またウトウトとしていると、また汽笛と急ブレーキで緊急停止した。またシカと衝突したようだ。マジかよ。ペットボトルのお茶がまた前方に滑っていく。後ろからは誰かのスーツケースが滑ってきた。シカが衝突しやすい路線で4輪スーツケースは弱いことを知った。1日に2回シカと衝突することもあるし、スーツケースは4輪が便利だよね。シカたないよシカだけに。
「これから先、さらにシカが多いエリアに入りますのでさらに衝突が予想されます」と車内アナウンスが流れた。マジかよ。もっと多くなるのか…。ペットボトルのお茶をカバンにしまった。

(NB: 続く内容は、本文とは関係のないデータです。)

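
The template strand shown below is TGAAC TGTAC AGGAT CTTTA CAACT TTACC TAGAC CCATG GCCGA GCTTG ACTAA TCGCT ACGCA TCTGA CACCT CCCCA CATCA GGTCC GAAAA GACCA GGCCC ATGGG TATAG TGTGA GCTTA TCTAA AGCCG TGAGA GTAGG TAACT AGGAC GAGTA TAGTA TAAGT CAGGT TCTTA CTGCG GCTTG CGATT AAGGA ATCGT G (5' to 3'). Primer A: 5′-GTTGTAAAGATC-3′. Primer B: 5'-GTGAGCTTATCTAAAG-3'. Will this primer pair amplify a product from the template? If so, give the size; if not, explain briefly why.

No product — the primers' 3' ends point away from each other.

Primer A (GTTGTAAAGATC) has reverse complement GATCTTTACAAC, which matches the top strand at positions 13–24; primer A anneals to the top strand there with its 3' end pointing upstream toward position 13.
Primer B (GTGAGCTTATCTAAAG) matches the top strand directly at positions 117–132; it anneals to the bottom strand with its 3' end pointing downstream toward position 132.
The 3' ends diverge (primer A extends toward position 1, primer B toward position 206), so the primers never converge on a shared product.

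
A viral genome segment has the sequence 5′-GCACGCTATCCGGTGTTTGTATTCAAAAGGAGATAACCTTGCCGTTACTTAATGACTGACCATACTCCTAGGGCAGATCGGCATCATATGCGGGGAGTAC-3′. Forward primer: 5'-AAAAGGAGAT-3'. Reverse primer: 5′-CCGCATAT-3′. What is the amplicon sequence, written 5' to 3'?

The forward primer matches the template at positions 25–34.
The reverse primer's reverse complement is ATATGCGG, which matches the template at positions 86–93.
The product is the template from position 25 through 93 (69 bp).

5'-AAAAGGAGATAACCTTGCCGTTACTTAATGACTGACCATACTCCTAGGGCAGATCGGCATCATATGCGG-3'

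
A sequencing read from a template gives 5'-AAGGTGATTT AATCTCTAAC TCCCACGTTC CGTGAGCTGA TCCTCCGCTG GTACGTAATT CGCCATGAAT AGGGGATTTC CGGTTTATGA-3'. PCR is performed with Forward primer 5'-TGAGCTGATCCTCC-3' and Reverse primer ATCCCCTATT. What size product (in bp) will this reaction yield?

Scanning the template, TGAGCTGATCCTCC occurs at positions 33–46; this primer anneals to the bottom strand there with its 3' end pointing downstream.
Reverse complement of the reverse primer: AATAGGGGAT. This occurs on the top strand at positions 68–77.
Amplicon spans positions 33–77: 45 bp.

45 bp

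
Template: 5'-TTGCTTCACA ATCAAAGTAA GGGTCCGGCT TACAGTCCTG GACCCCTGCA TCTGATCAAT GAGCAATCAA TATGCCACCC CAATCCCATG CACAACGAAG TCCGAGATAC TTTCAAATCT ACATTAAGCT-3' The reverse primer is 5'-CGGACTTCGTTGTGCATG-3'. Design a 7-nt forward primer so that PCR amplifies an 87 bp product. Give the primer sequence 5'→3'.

5'-TAAGGGT-3'

The reverse primer's reverse complement CATGCACAACGAAGTCCG matches the template at positions 87–104, so the product ends at position 104.
An 87 bp product then starts at position 104 − 87 + 1 = 18.
The forward primer is identical to the top strand there: TAAGGGT.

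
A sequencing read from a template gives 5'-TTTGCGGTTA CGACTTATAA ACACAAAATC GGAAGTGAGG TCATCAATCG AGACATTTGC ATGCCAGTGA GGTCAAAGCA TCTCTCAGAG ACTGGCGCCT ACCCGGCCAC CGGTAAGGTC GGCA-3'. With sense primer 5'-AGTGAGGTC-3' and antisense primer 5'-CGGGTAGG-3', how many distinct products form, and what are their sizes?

The forward primer AGTGAGGTC matches the top strand at positions 34–42, 66–74.
The reverse primer's reverse complement is CCTACCCG, matching at positions 98–105.
Each forward site pairs with the reverse site to give a product ending at position 105: sizes 72, 40 bp.

Two products: 72 bp, 40 bp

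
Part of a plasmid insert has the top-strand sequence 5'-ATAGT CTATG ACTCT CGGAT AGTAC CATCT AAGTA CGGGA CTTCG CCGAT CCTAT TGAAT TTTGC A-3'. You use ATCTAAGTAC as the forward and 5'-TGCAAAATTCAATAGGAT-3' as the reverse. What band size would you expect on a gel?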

運転を再開するも急ブレーキと汽笛をくり返す。名寄で酒を飲むんじゃなかった。アジアの街並みの車のクラクションのように、カジュアルに汽笛が鳴る。完全に車両が止まったかと思えば、攻撃的に汽笛を鳴らしている。きっとシカと睨み合いになっているのだろう。えらい電車に乗ったものだ。
道北で線路が占める面積の割合なんてたかが知れてるのに、なんでシカは線路にいるんだろう。足の細い動物だから、除雪されている線路の方が歩きやすいのかもしれない。もしかしたら迷子にならないように線路を歩いているのかもしれない。
レールを舐めて鉄分を補給しているという話も聞いたことがあるけど、極寒の地で金属を舐めたら舌がくっついてしまいそうなものだ。理由はよくわからんけど、とにかくシカたない。シカだけに。
稚内駅には30分遅れで到着した、シカとは3回衝突した。たったの30分遅れでよく到着できたものだ。宗谷本線の運転士さんはすごい。これが通勤電車だったら勘弁してほしいけど、一人旅なので思い出の一つになる。